J'ai voulu lire ce livre pour pouvoir faire une comparaison avec l'adaptation graphique faite par Larcenet. Celle-ci m'avait déjà subjugué, tant Larcenet avait réussi à capter toute l’horreur mêlée à une profonde intimité et empathie chez les personnages et les environnements qu’il mettait en scène. J’étais donc très confiant lorsque j’ai commencé à lire la version originale, car tout simplement je savais un peu qui était McCarthy et je savais qu’il avait un style qui pouvait me toucher et m’intéresser.
J’ai vu juste, car ce livre m’a transporté, m’a touché comme peu d’autres livres ont pu le faire auparavant. En fait, je trouve que c’est une histoire profondément humaine et douce avant d’être une véritable tragédie, parce que c’est ça finalement le synopsis, de raconter la tragédie d’un père et d’un fils qui doivent vivre au sein d’un monde qui n'a rien d’autre à offrir que leur perte.
Mais malgré cela, il reste toujours quelque chose d’humain et de très juste dans la manière d’aborder les relations qui les unit. C'est quelque chose qui m’a toujours fasciné chez McCarthy, sa capacité à allier le sacré, l'invraisemblable et le mystique avec quelque chose de très terre à terre et concret. C’était déjà le cas dans Le Méridien de Sang, mais je dois dire qu’ici ça touche à une toute autre dimension. Il y a par exemple tout ce passage avec le vieillard au ¾ du roman. Tout est fait pour entretenir une forme d'ambiguïté vis-à-vis de son existence, de son rôle et même sur sa propre humanité. Il est tellement décrit de façon monstrueuse et misérable qu’il devient presque impossible pour le lecteur de concevoir le fait qu’il est pu survivre.

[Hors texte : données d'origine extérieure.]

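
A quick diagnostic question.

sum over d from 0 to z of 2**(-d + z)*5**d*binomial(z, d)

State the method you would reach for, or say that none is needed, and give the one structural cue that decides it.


Verdict: the binomial theorem — binomial(z, d) weighting matched powers of 5 and 2 is the expanded form of (5 + 2)^z — fold it back up.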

L’autre aspect vraiment très intéressant du livre repose sur la relation entre le père et le fils. Elle est très juste, réaliste et constitue la véritable tragédie du livre. Toute la narration, notamment par les dialogues et la redondance des échanges, tend à nous montrer comment la parole se brise petit à petit face au monde, comment finalement l’amour et le lien se désagrègent sans que rien ne puisse être réellement fait pour y remédier. Tout cet aspect rend certaines scènes particulièrement horribles et déchirantes à lire, tout simplement parce que l’on sait que rien ne pourra être guéri, tout ne fera qu’empirer.
Et voir la détresse du père complètement impuissant, qui se rend compte de ce propre manque de lien et d’affection auquel il ne peut pas faire grand chose rend le livre vraiment dérangeant. On a presque l’impression dès fois qu’il garde son fils uniquement parce qu’il sait très bien que s’il meurt, sa vie ne sert plus à rien d’être vécue. C’est à la fois très touchant parce que ça renforce la thématique de la persévérance inutile, et à la fois très triste.
La scène de la mère est très forte aussi.
Seul réel défaut selon moi est la fin que je trouve un peu trop positive, contrairement à celle qu’il y a dans la BD. Mais sinon ça reste une fantastique expérience, et surtout marquante.